То и дело мимо нас проплывали трекеры, и свет их фар прорывался сквозь пелену дождя и выхватывал из тьмы стены домов — голубовато-серые или красновато-коричневые. Я вырос, можно сказать, за рулем вездехода, но теперь они казались мне жутко неуклюжими, старомодными. Мне стало, немного грустно от мысли о том, что и здесь они через год исчезнут, и их заменят спрингеры.
Я стал гадать: оставят ли здесь полосы на проезжей части, предназначенные для вездеходов-трекеров. В Нупето оставили огородили каменными бордюрами и раскатывали по ним на велосипедах, скейтбордах и самокатах. Но, похоже, здешний дух к такому не располагал.
Впечатление у меня было такое, будто бы мы ехали по промышленному району — такому, как те, что я видел на картинках из жизни цивилизаций, представителям которых недоставало ума предоставить всю работу роботам, а сами районы разместить где-нибудь на окраинах, где никто не живет.

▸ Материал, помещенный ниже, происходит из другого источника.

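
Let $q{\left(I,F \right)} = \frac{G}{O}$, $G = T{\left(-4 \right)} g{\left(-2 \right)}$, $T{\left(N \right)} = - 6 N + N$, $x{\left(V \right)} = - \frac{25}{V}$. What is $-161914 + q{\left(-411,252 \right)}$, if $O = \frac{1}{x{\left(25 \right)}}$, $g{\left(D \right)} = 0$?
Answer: $-161914$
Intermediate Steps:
$T{\left(N \right)} = - 5 N$
$O = -1$ ($O = \frac{1}{\left(-25\right) \frac{1}{25}} = \frac{1}{-1} = -1$)
$G = 0$ ($G = \left(-5\right) \left(-4\right) 0 = 20 \cdot 0 = 0$)
$q{\left(I,F \right)} = 0$ ($q{\left(I,F \right)} = \frac{0}{-1} = 0 \left(-1\right) = 0$)
$-161914 + q{\left(-411,252 \right)} = -161914 + 0 = -161914$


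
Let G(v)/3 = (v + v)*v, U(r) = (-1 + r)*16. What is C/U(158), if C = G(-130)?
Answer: 12675/314 ≈ 40.366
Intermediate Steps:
U(r) = -16 + 16*r
G(v) = 6*v² (G(v) = 3*((v + v)*v) = 3*((2*v)*v) = 3*(2*v²) = 6*v²)
C = 101400 (C = 6*(-130)² = 6*16900 = 101400)
C/U(158) = 101400/(-16 + 16*158) = 101400/(-16 + 2528) = 101400/2512 = 101400*(1/2512) = 12675/314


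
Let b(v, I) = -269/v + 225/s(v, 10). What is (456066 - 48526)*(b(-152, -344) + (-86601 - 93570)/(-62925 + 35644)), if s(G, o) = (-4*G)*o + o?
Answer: 103052169569065/30063662 ≈ 3.4278e+6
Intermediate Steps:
s(G, o) = o - 4*G*o (s(G, o) = -4*G*o + o = o - 4*G*o)
b(v, I) = -269/v + 225/(10 - 40*v) (b(v, I) = -269/v + 225/((10*(1 - 4*v))) = -269/v + 225/(10 - 40*v))
(456066 - 48526)*(b(-152, -344) + (-86601 - 93570)/(-62925 + 35644)) = (456066 - 48526)*((½)*(538 - 2197*(-152))/(-152*(-1 + 4*(-152))) + (-86601 - 93570)/(-62925 + 35644)) = 407540*((½)*(-1/152)*(538 + 333944)/(-1 - 608) - 180171/(-27281)) = 407540*((½)*(-1/152)*334482/(-609) - 180171*(-1/27281)) = 407540*((½)*(-1/152)*(-1/609)*334482 + 180171/27281) = 407540*(55747/30856 + 180171/27281) = 407540*(7080190283/841782536) = 103052169569065/30063662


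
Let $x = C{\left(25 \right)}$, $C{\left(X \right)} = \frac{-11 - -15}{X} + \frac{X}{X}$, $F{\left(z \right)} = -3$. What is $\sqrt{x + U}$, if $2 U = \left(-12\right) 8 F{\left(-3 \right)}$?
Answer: $\frac{\sqrt{3629}}{5} \approx 12.048$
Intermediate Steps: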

Но когда туман на время развеялся и мы оказались в более или менее возвышенном месте, я понял, что весь город выстроен из этих самых бетонных коробок.

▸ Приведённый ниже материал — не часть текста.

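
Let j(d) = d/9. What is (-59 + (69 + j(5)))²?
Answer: 9025/81 ≈ 111.42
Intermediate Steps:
j(d) = d/9 (j(d) = d*(⅑) = d/9)
(-59 + (69 + j(5)))² = (-59 + (69 + (⅑)*5))² = (-59 + (69 + 5/9))² = (-59 + 626/9)² = (95/9)² = 9025/81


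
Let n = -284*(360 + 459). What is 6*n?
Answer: -1395576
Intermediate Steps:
n = -232596 (n = -284*819 = -232596)
6*n = 6*(-232596) = -1395576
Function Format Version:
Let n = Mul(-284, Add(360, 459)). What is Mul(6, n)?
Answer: -1395576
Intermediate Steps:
n = -232596 (n = Mul(-284, 819) = -232596)
Mul(6, n) = Mul(6, -232596) = -1395576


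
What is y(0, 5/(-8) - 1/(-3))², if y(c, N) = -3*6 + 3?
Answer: 225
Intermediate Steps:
y(c, N) = -15 (y(c, N) = -18 + 3 = -15)
y(0, 5/(-8) - 1/(-3))² = (-15)² = 225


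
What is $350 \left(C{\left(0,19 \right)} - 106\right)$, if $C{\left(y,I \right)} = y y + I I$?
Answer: $89250$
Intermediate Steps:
$C{\left(y,I \right)} = I^{2} + y^{2}$ ($C{\left(y,I \right)} = y^{2} + I^{2} = I^{2} + y^{2}$)
$350 \left(C{\left(0,19 \right)} - 106\right) = 350 \left(\left(19^{2} + 0^{2}\right) - 106\right) = 350 \left(\left(361 + 0\right) - 106\right) = 350 \left(361 - 106\right) = 350 \cdot 255 = 89250$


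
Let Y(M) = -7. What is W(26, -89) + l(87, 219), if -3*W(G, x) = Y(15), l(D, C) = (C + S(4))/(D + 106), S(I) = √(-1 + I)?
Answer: 2008/579 + √3/193 ≈ 3.4770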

В конце концов мы выехали из города и помчались по скоростному шоссе. К моему изумлению, оно оказалось проложенным по скальной породе, с которой счистили тонкий слой почвы.

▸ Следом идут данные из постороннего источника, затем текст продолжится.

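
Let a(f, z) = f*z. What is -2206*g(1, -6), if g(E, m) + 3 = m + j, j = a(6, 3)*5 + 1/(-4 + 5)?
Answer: -180892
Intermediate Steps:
j = 91 (j = (6*3)*5 + 1/(-4 + 5) = 18*5 + 1/1 = 90 + 1 = 91)
g(E, m) = 88 + m (g(E, m) = -3 + (m + 91) = -3 + (91 + m) = 88 + m)
-2206*g(1, -6) = -2206*(88 - 6) = -2206*82 = -180892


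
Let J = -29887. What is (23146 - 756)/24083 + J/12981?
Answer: -429124031/312621423 ≈ -1.3727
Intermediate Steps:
(23146 - 756)/24083 + J/12981 = (23146 - 756)/24083 - 29887/12981 = 22390*(1/24083) - 29887*1/12981 = 22390/24083 - 29887/12981 = -429124031/312621423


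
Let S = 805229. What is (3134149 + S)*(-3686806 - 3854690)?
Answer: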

Только я собрался поинтересоваться, почему дорожные работы были произведены настолько примитивно, как Брюс сказал:
— Наверное, я должен был спросить тебя… В первом письме ты написал о том, что умер Чарли.
— Яп, — только и ответил Аймерик. Я догадался, что это означало «да».
Брюс медленно кивнул — так, словно Аймерик сказал ему очень многое.
— Я в церкви уже десять лет не был, — сообщил он неизвестно зачем. — А поскольку ты сюда явился не как Амброуз…
Аймерик прервал его:
— Погоди секундочку. Ты столько времени не был в церкви?
Брюс пожал плечами.
— Я… ну, ты же понимаешь, как все вышло. Вам с Чарли надо было лететь, а я выпал из обоймы — на корабле было только два места для священников. Потому какое-то время я занимался тем, что отвергал призывы Господа, а потом бичевал себя за то, что отвергал Его призывы. В конце концов я превратился в одного из тех оголтелых фанатиков, которые ждут не дождутся, чтобы их послали в какую-нибудь глушь. Тогда и написал тебе последние письма…
— Понятно.
Мы подъехали к развилке. Свист и мурлыканье зазвучали громче. «Кот», вздымая клубы пыли и разбрасывая во все стороны гравий, начал одолевать подъем. Я понятия не имел о том, куда мы направляемся: здесь, где не было городских огней, снова стало жутко темно, и даже при свете фар вездехода видимость не превышала тридцати метров.
Брюс продолжал:
— Ну а потом дела у меня пошли хуже. То есть какое-то время казалось, что все нормально — ну, ты же понимаешь, когда на самом деле веришь во что-то, то тут уж не до, компромиссов и не до сострадания к себе. Я получил приход в Бентаме и провел там около трех лет. Дров наломал порядочно.